Here's how to build a bee house for your pollinator
friends:
- House walls: an empty milk carton (waterproof) with the spout
cut off - leave the bottom intact - or a box about that size made
of wood scraps (not cedar).
- Paint a wooden house a bright colour with exterior zero- or
low-VOC (volatile organic compounds) paint. At first, the bees
will fly around taking mental "snapshots" of their potential new
home, but they'll soon learn to make a bee-line to their new abode.
If you plan to make more than one bee house, be sure they're
different colours.
- Fill the box with layered stacks of brown paper nest tubes,
which you can buy at a garden store. Cut the tubes to six inches
(15.75 cm) long, closing the end with tape or a staple, or fold
them in half. Commercial nest tubes are 5/16 of an inch (.79 cm) in
diameter, the exact size of an HB pencil.

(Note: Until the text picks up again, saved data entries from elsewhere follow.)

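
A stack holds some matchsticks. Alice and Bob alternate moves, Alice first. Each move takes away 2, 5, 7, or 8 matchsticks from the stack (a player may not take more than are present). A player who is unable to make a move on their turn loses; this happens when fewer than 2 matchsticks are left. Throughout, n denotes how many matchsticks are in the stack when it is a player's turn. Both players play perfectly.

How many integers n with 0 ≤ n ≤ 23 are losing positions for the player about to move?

7

Compute win/loss labels from the base case upward. A position with no move is L. Any other position is W if it can reach an L in one move, else L.
n=0: no move → L
n=1: no move → L
n=2: reaches L-position 0 → W
n=3: reaches L-position 1 → W
n=4: only reaches 2(W), which is W → L
n=5: reaches L-position 0 → W
n=6: reaches L-position 4 → W
n=7: reaches L-position 0 → W
n=8: reaches L-position 1 → W
n=9: reaches L-position 4 → W
n=10: only reaches 8(W), 5(W), 3(W), 2(W), all W → L
n=11: reaches L-position 4 → W
n=12: reaches L-position 10 → W
n=13: only reaches 11(W), 8(W), 6(W), 5(W), all W → L
n=14: only reaches 12(W), 9(W), 7(W), 6(W), all W → L
n=15: reaches L-position 13 → W
n=16: reaches L-position 14 → W
n=17: reaches L-position 10 → W
n=18: reaches L-position 13 → W
n=19: reaches L-position 14 → W
n=20: reaches L-position 13 → W
n=21: reaches L-position 14 → W
n=22: reaches L-position 14 → W
n=23: only reaches 21(W), 18(W), 16(W), 15(W), all W → L
L entries with 0 ≤ n ≤ 23: n = 0, 1, 4, 10, 13, 14, 23; that makes 7.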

Make your own by rolling
a piece of brown paper around a pencil, then pinch off the end and
seal it with tape.
- Hang the house somewhere out of the rain, facing south or east,
at eye level, once the temperature outside has warmed to 12-14º C
(54-57º F).
- Dig down below your garden soil adjacent to your bee house
until you expose the clay layer, or keep a bowl of moist clay near
your bee house for the masons to use as construction material.
- It may take a full season for the bees to find your house. If
you don't have any luck attracting locals, you can also purchase
mason bees from a garden store or local bee keeper.